The work of Ana Wierzbicka and Cliff Goddard studied 'Semantic Primes', 'the set of semantic concepts that are innately understood but cannot be expressed in simpler terms'.
The combination of a set of semantic primes and the rules of combining them forms a 'Natural Semantic Metalanguage' , which is the core from which all the words in a given language would be built up.
I've been following this stuff for years, it's fascinating. I'm particularly interested in the recent practical applications like Minimal English and it's equivalent in other languages. For those that don't know, unlike other minimalist English subsets which usually focus on learnability or clarity, Minimal English focuses on maximum translatability.

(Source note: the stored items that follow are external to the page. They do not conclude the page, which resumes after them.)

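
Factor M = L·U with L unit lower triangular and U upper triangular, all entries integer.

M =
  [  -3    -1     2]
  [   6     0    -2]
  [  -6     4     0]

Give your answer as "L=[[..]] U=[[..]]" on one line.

L=[[1,0,0],[-2,1,0],[2,-3,1]] U=[[-3,-1,2],[0,-2,2],[0,0,2]]

  R1 -= -2·R0 → [0,-2,2]
  R2 -= 2·R0 → [0,6,-4]
  R2 -= -3·R1 → [0,0,2]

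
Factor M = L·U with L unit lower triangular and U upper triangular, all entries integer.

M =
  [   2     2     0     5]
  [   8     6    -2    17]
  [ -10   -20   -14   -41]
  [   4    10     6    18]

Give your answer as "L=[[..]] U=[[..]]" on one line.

L=[[1,0,0,0],[4,1,0,0],[-5,5,1,0],[2,-3,0,1]] U=[[2,2,0,5],[0,-2,-2,-3],[0,0,-4,-1],[0,0,0,-1]]

  row1 -= 4·row0 → [0,-2,-2,-3]
  row2 -= -5·row0 → [0,-10,-14,-16]
  row3 -= 2·row0 → [0,6,6,8]
  row2 -= 5·row1 → [0,0,-4,-1]
  row3 -= -3·row1 → [0,0,0,-1]
  row3 -= 0·row2 → [0,0,0,-1]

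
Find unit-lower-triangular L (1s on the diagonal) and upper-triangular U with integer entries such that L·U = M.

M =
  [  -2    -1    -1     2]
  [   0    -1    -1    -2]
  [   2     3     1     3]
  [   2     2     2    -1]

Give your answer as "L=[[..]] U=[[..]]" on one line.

L=[[1,0,0,0],[0,1,0,0],[-1,-2,1,0],[-1,-1,0,1]] U=[[-2,-1,-1,2],[0,-1,-1,-2],[0,0,-2,1],[0,0,0,-1]]

  row1 -= 0·row0 → [0,-1,-1,-2]
  row2 -= -1·row0 → [0,2,0,5]
  row3 -= -1·row0 → [0,1,1,1]
  row2 -= -2·row1 → [0,0,-2,1]
  row3 -= -1·row1 → [0,0,0,-1]
  row3 -= 0·row2 → [0,0,0,-1]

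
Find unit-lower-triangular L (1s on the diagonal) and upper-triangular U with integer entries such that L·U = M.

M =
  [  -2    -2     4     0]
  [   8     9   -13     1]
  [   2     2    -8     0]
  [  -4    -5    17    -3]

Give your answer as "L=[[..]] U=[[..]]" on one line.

  r1 -= -4·r0 → [0,1,3,1]
  r2 -= -1·r0 → [0,0,-4,0]
  r3 -= 2·r0 → [0,-1,9,-3]
  r2 -= 0·r1 → [0,0,-4,0]
  r3 -= -1·r1 → [0,0,12,-2]
  r3 -= -3·r2 → [0,0,0,-2]

L=[[1,0,0,0],[-4,1,0,0],[-1,0,1,0],[2,-1,-3,1]] U=[[-2,-2,4,0],[0,1,3,1],[0,0,-4,0],[0,0,0,-2]]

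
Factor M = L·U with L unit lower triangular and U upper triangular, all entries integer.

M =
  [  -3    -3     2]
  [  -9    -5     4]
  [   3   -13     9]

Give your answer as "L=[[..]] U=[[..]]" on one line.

L=[[1,0,0],[3,1,0],[-1,-4,1]] U=[[-3,-3,2],[0,4,-2],[0,0,3]]

  r1 -= 3·r0 → [0,4,-2]
  r2 -= -1·r0 → [0,-16,11]
  r2 -= -4·r1 → [0,0,3]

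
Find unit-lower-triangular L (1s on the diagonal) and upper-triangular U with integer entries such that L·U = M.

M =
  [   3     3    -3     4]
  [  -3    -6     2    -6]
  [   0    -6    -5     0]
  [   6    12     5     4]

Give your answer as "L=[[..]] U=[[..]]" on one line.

  row1 -= -1·row0 → [0,-3,-1,-2]
  row2 -= 0·row0 → [0,-6,-5,0]
  row3 -= 2·row0 → [0,6,11,-4]
  row2 -= 2·row1 → [0,0,-3,4]
  row3 -= -2·row1 → [0,0,9,-8]
  row3 -= -3·row2 → [0,0,0,4]

L=[[1,0,0,0],[-1,1,0,0],[0,2,1,0],[2,-2,-3,1]] U=[[3,3,-3,4],[0,-3,-1,-2],[0,0,-3,4],[0,0,0,4]]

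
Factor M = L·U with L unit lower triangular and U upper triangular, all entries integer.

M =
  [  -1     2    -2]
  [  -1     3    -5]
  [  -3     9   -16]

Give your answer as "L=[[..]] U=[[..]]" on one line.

  R1 -= 1·R0 → [0,1,-3]
  R2 -= 3·R0 → [0,3,-10]
  R2 -= 3·R1 → [0,0,-1]

L=[[1,0,0],[1,1,0],[3,3,1]] U=[[-1,2,-2],[0,1,-3],[0,0,-1]]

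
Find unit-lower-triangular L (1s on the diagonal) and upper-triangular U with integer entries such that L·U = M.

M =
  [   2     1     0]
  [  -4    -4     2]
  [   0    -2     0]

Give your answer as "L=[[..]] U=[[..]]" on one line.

  row1 -= -2·row0 → [0,-2,2]
  row2 -= 0·row0 → [0,-2,0]
  row2 -= 1·row1 → [0,0,-2]

L=[[1,0,0],[-2,1,0],[0,1,1]] U=[[2,1,0],[0,-2,2],[0,0,-2]]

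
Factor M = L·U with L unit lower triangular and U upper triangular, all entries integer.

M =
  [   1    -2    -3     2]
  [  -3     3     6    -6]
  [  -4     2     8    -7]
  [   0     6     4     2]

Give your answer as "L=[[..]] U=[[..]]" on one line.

  r1 -= -3·r0 → [0,-3,-3,0]
  r2 -= -4·r0 → [0,-6,-4,1]
  r3 -= 0·r0 → [0,6,4,2]
  r2 -= 2·r1 → [0,0,2,1]
  r3 -= -2·r1 → [0,0,-2,2]
  r3 -= -1·r2 → [0,0,0,3]

L=[[1,0,0,0],[-3,1,0,0],[-4,2,1,0],[0,-2,-1,1]] U=[[1,-2,-3,2],[0,-3,-3,0],[0,0,2,1],[0,0,0,3]]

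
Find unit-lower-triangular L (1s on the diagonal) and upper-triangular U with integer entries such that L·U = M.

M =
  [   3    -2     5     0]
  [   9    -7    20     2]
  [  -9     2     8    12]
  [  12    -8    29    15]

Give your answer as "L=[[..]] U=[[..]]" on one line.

L=[[1,0,0,0],[3,1,0,0],[-3,4,1,0],[4,0,3,1]] U=[[3,-2,5,0],[0,-1,5,2],[0,0,3,4],[0,0,0,3]]

  r1 -= 3·r0 → [0,-1,5,2]
  r2 -= -3·r0 → [0,-4,23,12]
  r3 -= 4·r0 → [0,0,9,15]
  r2 -= 4·r1 → [0,0,3,4]
  r3 -= 0·r1 → [0,0,9,15]
  r3 -= 3·r2 → [0,0,0,3]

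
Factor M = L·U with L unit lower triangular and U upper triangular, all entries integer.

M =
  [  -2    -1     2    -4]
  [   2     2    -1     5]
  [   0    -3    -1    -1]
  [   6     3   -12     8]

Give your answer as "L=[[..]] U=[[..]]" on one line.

  R1 -= -1·R0 → [0,1,1,1]
  R2 -= 0·R0 → [0,-3,-1,-1]
  R3 -= -3·R0 → [0,0,-6,-4]
  R2 -= -3·R1 → [0,0,2,2]
  R3 -= 0·R1 → [0,0,-6,-4]
  R3 -= -3·R2 → [0,0,0,2]

L=[[1,0,0,0],[-1,1,0,0],[0,-3,1,0],[-3,0,-3,1]] U=[[-2,-1,2,-4],[0,1,1,1],[0,0,2,2],[0,0,0,2]]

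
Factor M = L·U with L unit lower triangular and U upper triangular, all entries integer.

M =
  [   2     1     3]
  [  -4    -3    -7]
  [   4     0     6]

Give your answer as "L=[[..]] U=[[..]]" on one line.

  row1 -= -2·row0 → [0,-1,-1]
  row2 -= 2·row0 → [0,-2,0]
  row2 -= 2·row1 → [0,0,2]

L=[[1,0,0],[-2,1,0],[2,2,1]] U=[[2,1,3],[0,-1,-1],[0,0,2]]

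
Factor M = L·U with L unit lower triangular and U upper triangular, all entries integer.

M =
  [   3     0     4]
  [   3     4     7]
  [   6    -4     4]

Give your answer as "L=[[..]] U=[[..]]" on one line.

  r1 -= 1·r0 → [0,4,3]
  r2 -= 2·r0 → [0,-4,-4]
  r2 -= -1·r1 → [0,0,-1]

L=[[1,0,0],[1,1,0],[2,-1,1]] U=[[3,0,4],[0,4,3],[0,0,-1]]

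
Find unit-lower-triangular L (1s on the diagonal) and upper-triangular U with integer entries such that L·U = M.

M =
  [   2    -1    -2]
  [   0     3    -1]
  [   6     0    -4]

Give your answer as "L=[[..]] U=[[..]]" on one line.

  row1 -= 0·row0 → [0,3,-1]
  row2 -= 3·row0 → [0,3,2]
  row2 -= 1·row1 → [0,0,3]

L=[[1,0,0],[0,1,0],[3,1,1]] U=[[2,-1,-2],[0,3,-1],[0,0,3]]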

I'm going to get silly now, but I can't help but think the semantic primes - if you can avoid thinking of them as words or even conscious experience - represent some core set of cognitive axioms, like the primitive elements for constructing mental models. As you go to simpler life forms the "word list" would get smaller. If there is any truth to that, I wonder what potential primitives we are missing that would allow us to think more complex thoughts and whether you could measure species intelligence by their "vocabulary" and working out what concepts can't be expressed when one of the primitives is missing. What would happen if you lost the concept of above'ness?
The other thing I find interesting and it might be no more than a coincidence, is how there is only the numbers one and two and then you have to use many or more. This in some way matches up with the ideas of the Parallel individuation system[1] whereby young children can only precisely recognize quantities up to 3, or 1 + 2 and an adult can only precisely recognize quantities up to 4, or 2 + 2. After that, the brain uses the Approximate number system[2]. So it's like there are only 2 slots to place a quantity.
> Frank et al. (2008) describes two experiments on four Pirahã speakers that were designed to test these two hypotheses. In one, ten spools of thread were placed on a table one at a time and the Pirahã were asked how many were there. All four speakers answered in accordance with the hypothesis that the language has words for 'one' and 'two' in this experiment, uniformly using hói for one spool, hoí for two spools, and a mixture of the second word and 'many' for more than two spools. The second experiment, however, started with ten spools of thread on the table, and spools were subtracted one at a time. In this experiment, one speaker used hói (the word previously supposed to mean 'one') when there were six spools left, and all four speakers used that word consistently when there were as many as three spools left.
I taught myself to recognize five as a distinct quantity. Useful when counting up the "spare change jar".
I assume you see 3 objects on a table as a triangle. It's probably not equilateral, but any three objects on a table describe a triangle.
Make sure you can see 4 as a square, not 2+2. If you're stuck on seeing two pairs (or lines), try seeing 3+1 (a triangle and a point) instead. Then incorporate the point into the triangle...
Next, see pentagons. ... That's it.
I haven't tried to see "six"... Five was hard enough. :P
I don't think you would ever lose a concept like 'aboveness' - even if that word didn't exist in our language, we would have found away to express the same idea, perhaps in a less abstract way like 'closer to the sky'
What proportion of linguists with an interest in semantics regard "semantic primes" as a useful concept? The Wikipedia articles don't seem to have a "Criticism" section, which isn't a good sign.
It looks interesting, certainly, but rather arbitrary. There are several pairs of opposites, which in a minimal language could be handled with the concept of "opposite", and I have no idea how you'd express some fundamental concepts of human experience such as hunger, cold, pain or surprise, while "live, die" do not seem to me to be such fundamental concepts: they seem more like concepts that need to be defined, for example by a philosopher or medical specialist, rather than experienced directly.
I think this is the right approach to the problem. It's a question of meaning and bootstrapping a minimal language that's based heavily on metaphor (specifically, the conduit metaphor). The answer from this perspective, based on semantic metalanguage, is 800 words. Minimal english, but also minimal across all languages. It's a core language system that's translatable, because language is based on concepts, and those are consistent across natural languages (Chomsky - Universal Grammar).
https://en.wikipedia.org/wiki/Semantic_primes
The combination of a set of semantic primes and the rules of combining them forms a 'Natural Semantic Metalanguage' , which is the core from which all the words in a given language would be built up.
https://en.wikipedia.org/wiki/Natural_semantic_metalanguage
The current agreed-upon number of semantic primes is 65 (see list at wikipedia links above).
That means that any English word can be defined using a lexicon of about 65 concepts in the English natural semantic metalanguage.